Patients and Methods:
Those patients with renal colic and a radiopaque ureteral stone of 5 to 20 mm that was detected on PAR were included in the study; body mass index (BMI) values were calculated and recorded. Patients whose PAR revealed opacities suspicious for ureteral stones were evaluated with NCCT at 3-mm slices. Stone status was assessed with PAR and NCCT on post-SWL day 3. Detection of no stone, a residual fragment of ≤4 mm, and a residual fragment of >4 mm was defined as success, clinically insignificant residual fragments, and failure, respectively.
On post-SWL day 3, both PAR and NCCT revealed stones in 31 patients, and no stones were seen in either modality in 29 patients. NCCT revealed stones whereas PAR had negative results for stones in two patients. These patients had upper ureteral stones of 7.5 mm (6-9 mm) before SWL. Mean stone size on NCCT after SWL was 2.5 mm (1-4 mm). Mean BMI of these two patients was 27.72, and mean BMI of the patients with upper ureteral stones that were revealed by both PAR and NCCT was 27.68; these two values were statistically similar.

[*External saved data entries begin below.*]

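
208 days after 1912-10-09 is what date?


Start: 1912-10-09, add 208 days
October 1912 has 31 days: 31 - 9 = 22 days to October 31 -> 186 left
November 1912 has 30 days -> 156 left
December 1912 has 31 days -> 125 left
January 1913 has 31 days -> 94 left
February 1913 has 28 days -> 66 left
March 1913 has 31 days -> 35 left
April 1913 has 30 days -> 5 left
May 1913: 5 <= 31 -> lands on May 5

Result: 1913-05-05


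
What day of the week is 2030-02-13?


Date: February 13, 2030
Anchor: Jan 1, 2030. With p = 2030 - 1 = 2029: (p + p//4 - p//100 + p//400) mod 7 = (2029 + 507 - 20 + 5) mod 7 = 2521 mod 7 = 1 -> Tuesday (Mon=0 ... Sun=6)
Days before February (Jan): 31; offset = 31 + 13 - 1 = 43
Weekday index = (1 + 43) mod 7 = 2

Day of the week: Wednesday


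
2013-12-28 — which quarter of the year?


Month: December (month 12)
Q1: Jan-Mar, Q2: Apr-Jun, Q3: Jul-Sep, Q4: Oct-Dec

Q4


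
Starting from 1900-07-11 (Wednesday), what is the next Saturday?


Current: Wednesday
Target: Saturday
Days ahead: 3

Next Saturday: 1900-07-14


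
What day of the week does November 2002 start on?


Target: November 1, 2002
Anchor: Jan 1, 2002. With p = 2002 - 1 = 2001: (p + p//4 - p//100 + p//400) mod 7 = (2001 + 500 - 20 + 5) mod 7 = 2486 mod 7 = 1 -> Tuesday (Mon=0 ... Sun=6)
Days before November (Jan-Oct): 304 days
Weekday index = (1 + 304) mod 7 = 4

Friday


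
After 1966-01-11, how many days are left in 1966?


Day of year: 11 of 365
Remaining = 365 - 11

354 days


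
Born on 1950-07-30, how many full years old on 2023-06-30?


Birth: 1950-07-30
Reference: 2023-06-30
Year difference: 2023 - 1950 = 73
Birthday not yet reached in 2023, subtract 1

72 years old


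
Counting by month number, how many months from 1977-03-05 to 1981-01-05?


From March 1977 to January 1981
4 years * 12 = 48 months, minus 2 months = 46

46 months


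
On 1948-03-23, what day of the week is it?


Date: March 23, 1948
Anchor: Jan 1, 1948. With p = 1948 - 1 = 1947: (p + p//4 - p//100 + p//400) mod 7 = (1947 + 486 - 19 + 4) mod 7 = 2418 mod 7 = 3 -> Thursday (Mon=0 ... Sun=6)
Days before March (Jan-Feb): 60; offset = 60 + 23 - 1 = 82
Weekday index = (3 + 82) mod 7 = 1

Day of the week: Tuesday


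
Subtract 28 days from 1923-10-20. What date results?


Start: 1923-10-20, subtract 28 days
Back 20 days from October 20 reaches September 30, 1923 -> 8 left
September 1923: 30 - 8 = 22 -> lands on September 22

Result: 1923-09-22


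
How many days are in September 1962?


September 1962

30 days


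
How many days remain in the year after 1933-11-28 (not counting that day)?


Day of year: 332 of 365
Remaining = 365 - 332

33 days


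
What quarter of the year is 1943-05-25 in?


Month: May (month 5)
Q1: Jan-Mar, Q2: Apr-Jun, Q3: Jul-Sep, Q4: Oct-Dec

Q2


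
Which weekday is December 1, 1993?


Target: December 1, 1993
Anchor: Jan 1, 1993. With p = 1993 - 1 = 1992: (p + p//4 - p//100 + p//400) mod 7 = (1992 + 498 - 19 + 4) mod 7 = 2475 mod 7 = 4 -> Friday (Mon=0 ... Sun=6)
Days before December (Jan-Nov): 334 days
Weekday index = (4 + 334) mod 7 = 2

Wednesday


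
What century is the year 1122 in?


Century = (year - 1) // 100 + 1
= (1122 - 1) // 100 + 1
= 1121 // 100 + 1
= 11 + 1

12th century


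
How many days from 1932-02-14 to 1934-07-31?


From 1932-02-14 to 1934-07-31
1932-02-14: days before February = 31; day of year = 31 + 14 = 45
1934-07-31: days before July = 31 + 28 + 31 + 30 + 31 + 30 = 181 (1934 is not a leap year); day of year = 181 + 31 = 212
Rest of 1932: 366 - 45 = 321
Full years 1933 (365): 365
Total = 321 + 365 + 212 = 898

898 days


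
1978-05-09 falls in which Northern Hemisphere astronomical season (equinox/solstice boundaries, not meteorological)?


Date: May 9
Astronomical Spring (approx.; exact equinox/solstice day varies by year): March 20 to June 20
May 9 falls within the Spring window

Spring


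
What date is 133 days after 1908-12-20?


Start: 1908-12-20, add 133 days
December 1908 has 31 days: 31 - 20 = 11 days to December 31 -> 122 left
January 1909 has 31 days -> 91 left
February 1909 has 28 days -> 63 left
March 1909 has 31 days -> 32 left
April 1909 has 30 days -> 2 left
May 1909: 2 <= 31 -> lands on May 2

Result: 1909-05-02


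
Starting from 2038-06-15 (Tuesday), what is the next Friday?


Current: Tuesday
Target: Friday
Days ahead: 3

Next Friday: 2038-06-18


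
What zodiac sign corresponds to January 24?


Date: January 24
Conventional tropical zodiac dates: Aquarius from January 20 onward; Pisces starts February 19
January 24 falls within the Aquarius range

Aquarius


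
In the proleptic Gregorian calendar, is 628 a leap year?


Gregorian leap year rule: divisible by 4, but not by 100, unless also by 400.
628 is divisible by 4 but not 100 -> leap year

Yes


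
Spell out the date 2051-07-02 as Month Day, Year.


ISO 2051-07-02 parses as year=2051, month=07, day=02
Month 7 -> July

July 2, 2051


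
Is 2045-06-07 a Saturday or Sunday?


Anchor: Jan 1, 2045. With p = 2045 - 1 = 2044: (p + p//4 - p//100 + p//400) mod 7 = (2044 + 511 - 20 + 5) mod 7 = 2540 mod 7 = 6 -> Sunday (Mon=0 ... Sun=6)
Day of year: 158; offset = 157
Weekday index = (6 + 157) mod 7 = 2 -> Wednesday
Weekend days: Saturday, Sunday

No


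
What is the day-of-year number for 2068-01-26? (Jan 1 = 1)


Date: January 26, 2068
No months before January
Plus 26 days in January

Day of year: 26


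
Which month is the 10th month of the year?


Month 10 of 12

October


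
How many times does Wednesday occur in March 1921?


March 1921 has 31 days
Anchor: Jan 1, 1921. With p = 1921 - 1 = 1920: (p + p//4 - p//100 + p//400) mod 7 = (1920 + 480 - 19 + 4) mod 7 = 2385 mod 7 = 5 -> Saturday (Mon=0 ... Sun=6)
Days before March (Jan-Feb): 59; March 1 index = (5 + 59) mod 7 = 1 -> Tuesday
First Wednesday is March 2
Wednesdays: 2, 9, 16, 23, 30

5 Wednesdays


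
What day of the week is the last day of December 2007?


December 2007 has 31 days
Anchor: Jan 1, 2007. With p = 2007 - 1 = 2006: (p + p//4 - p//100 + p//400) mod 7 = (2006 + 501 - 20 + 5) mod 7 = 2492 mod 7 = 0 -> Monday (Mon=0 ... Sun=6)
Days before December (Jan-Nov): 334; December 1 index = (0 + 334) mod 7 = 5 -> Saturday
Last day offset: 31 - 1 = 30 days
Weekday index = (5 + 30) mod 7 = 0

Monday, December 31


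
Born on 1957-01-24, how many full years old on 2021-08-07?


Birth: 1957-01-24
Reference: 2021-08-07
Year difference: 2021 - 1957 = 64

64 years old


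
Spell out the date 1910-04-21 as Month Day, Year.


ISO 1910-04-21 parses as year=1910, month=04, day=21
Month 4 -> April

April 21, 1910


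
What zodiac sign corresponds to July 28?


Date: July 28
Conventional tropical zodiac dates: Leo from July 23 onward; Virgo starts August 23
July 28 falls within the Leo range

Leo


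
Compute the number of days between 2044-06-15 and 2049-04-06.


From 2044-06-15 to 2049-04-06
2044-06-15: days before June = 31 + 29 + 31 + 30 + 31 = 152 (2044 is a leap year); day of year = 152 + 15 = 167
2049-04-06: days before April = 31 + 28 + 31 = 90 (2049 is not a leap year); day of year = 90 + 6 = 96
Rest of 2044: 366 - 167 = 199
Full years 2045 (365), 2046 (365), 2047 (365), 2048 (366): 1461
Total = 199 + 1461 + 96 = 1756

1756 days


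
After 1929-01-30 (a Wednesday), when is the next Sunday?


Current: Wednesday
Target: Sunday
Days ahead: 4

Next Sunday: 1929-02-03


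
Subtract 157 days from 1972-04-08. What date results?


Start: 1972-04-08, subtract 157 days
Back 8 days from April 8 reaches March 31, 1972 -> 149 left
March 1972 has 31 days -> back to February 29, 1972 -> 118 left
February 1972 has 29 days -> back to January 31, 1972 -> 89 left
January 1972 has 31 days -> back to December 31, 1971 -> 58 left
December 1971 has 31 days -> back to November 30, 1971 -> 27 left
November 1971: 30 - 27 = 3 -> lands on November 3

Result: 1971-11-03


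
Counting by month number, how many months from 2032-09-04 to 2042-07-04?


From September 2032 to July 2042
10 years * 12 = 120 months, minus 2 months = 118

118 months


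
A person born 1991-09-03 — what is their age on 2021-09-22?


Birth: 1991-09-03
Reference: 2021-09-22
Year difference: 2021 - 1991 = 30

30 years old


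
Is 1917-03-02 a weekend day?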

PAR is capable of detecting clinically significant residual fragments, and patients can be followed up with PAR alone after SWL treatment for radiopaque ureteral stones. This approach both decreases the cost and prevents excessive radiation exposure.
J Endourol. 2012 Jul;26(7):803-6. doi: 10.1089/end.2011.0624. Epub 2012 Mar 2
PMID: 22250983 [PubMed - indexed for MEDLINE]
In view of the currently extensive use of NCCT examinations in patients with urolithiasis, both for primary evaluation and for follow-up after different forms treatment this report is highly interesting. It is reassuring that very similar resukts were obtained when NCCT and plain abdominal radiography (PAR, KUB) were compared. Accordingly evaluation of outcome of ESWL advantageously can be made with PAR. This is an important finding in order to keep the exposure of the patient to radiation low. Another point of note was the finding that similar results on stone size were obtained with the two radiological modalities.